Categories  /  Evaluation
08

Evaluation

How AI work is judged.

If you can't measure it, you can't improve it — and if you measure it wrong, you'll improve the wrong thing. Evaluation in agentic AI is harder than it looks. Models are persuasive, output is voluminous, and subjective impressions are unreliable.

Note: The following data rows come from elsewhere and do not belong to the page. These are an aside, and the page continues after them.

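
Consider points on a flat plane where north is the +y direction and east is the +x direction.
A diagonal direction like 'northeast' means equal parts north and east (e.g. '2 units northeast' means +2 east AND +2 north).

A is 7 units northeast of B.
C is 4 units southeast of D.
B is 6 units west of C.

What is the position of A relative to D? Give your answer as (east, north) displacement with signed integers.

Answer: A is at (east=5, north=3) relative to D.

Derivation:
Place D at the origin (east=0, north=0).
  C is 4 units southeast of D: delta (east=+4, north=-4); C at (east=4, north=-4).
  B is 6 units west of C: delta (east=-6, north=+0); B at (east=-2, north=-4).
  A is 7 units northeast of B: delta (east=+7, north=+7); A at (east=5, north=3).
Therefore A relative to D: (east=5, north=3).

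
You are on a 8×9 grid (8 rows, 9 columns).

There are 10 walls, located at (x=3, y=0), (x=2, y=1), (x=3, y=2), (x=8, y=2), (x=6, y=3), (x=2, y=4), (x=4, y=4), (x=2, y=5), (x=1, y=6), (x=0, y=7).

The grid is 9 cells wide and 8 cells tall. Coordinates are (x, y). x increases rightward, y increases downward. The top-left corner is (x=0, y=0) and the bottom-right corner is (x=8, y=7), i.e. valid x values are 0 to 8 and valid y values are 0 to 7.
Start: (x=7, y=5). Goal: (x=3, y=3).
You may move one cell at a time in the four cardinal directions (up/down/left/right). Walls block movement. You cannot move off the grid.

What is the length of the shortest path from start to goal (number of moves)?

BFS from (x=7, y=5) until reaching (x=3, y=3):
  Distance 0: (x=7, y=5)
  Distance 1: (x=7, y=4), (x=6, y=5), (x=8, y=5), (x=7, y=6)
  Distance 2: (x=7, y=3), (x=6, y=4), (x=8, y=4), (x=5, y=5), (x=6, y=6), (x=8, y=6), (x=7, y=7)
  Distance 3: (x=7, y=2), (x=8, y=3), (x=5, y=4), (x=4, y=5), (x=5, y=6), (x=6, y=7), (x=8, y=7)
  Distance 4: (x=7, y=1), (x=6, y=2), (x=5, y=3), (x=3, y=5), (x=4, y=6), (x=5, y=7)
  Distance 5: (x=7, y=0), (x=6, y=1), (x=8, y=1), (x=5, y=2), (x=4, y=3), (x=3, y=4), (x=3, y=6), (x=4, y=7)
  Distance 6: (x=6, y=0), (x=8, y=0), (x=5, y=1), (x=4, y=2), (x=3, y=3), (x=2, y=6), (x=3, y=7)  <- goal reached here
One shortest path (6 moves): (x=7, y=5) -> (x=6, y=5) -> (x=5, y=5) -> (x=4, y=5) -> (x=3, y=5) -> (x=3, y=4) -> (x=3, y=3)

Answer: Shortest path length: 6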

These terms name the approaches that work, the failures that don't, and the traps that turn evaluation from a quality gate into a rubber stamp.

Structured Judgment

Evaluation where an AI judge scores work against explicit plans, tasks, evidence, and policies rather than subjective impressions.

Policy-Bound Evaluation

Evaluation scored against explicit plans, tasks, evidence, and policies.

Eval Drift

Gradual misalignment between what an evaluation measures and what actually matters.

Judgment Bias

Systematic skew in AI evaluation due to unexamined assumptions, prompt framing, or training artifacts.

Rubric Rot

Decay in evaluation criteria relevance over time — the eval no longer tests what it should.

Eval Capture

When an agent optimizes for passing evaluation rather than doing the actual work.

Eval Integrity

Evaluation that remains aligned with real-world outcomes over time — resistant to Eval Drift, Rubric Rot, and Eval Capture.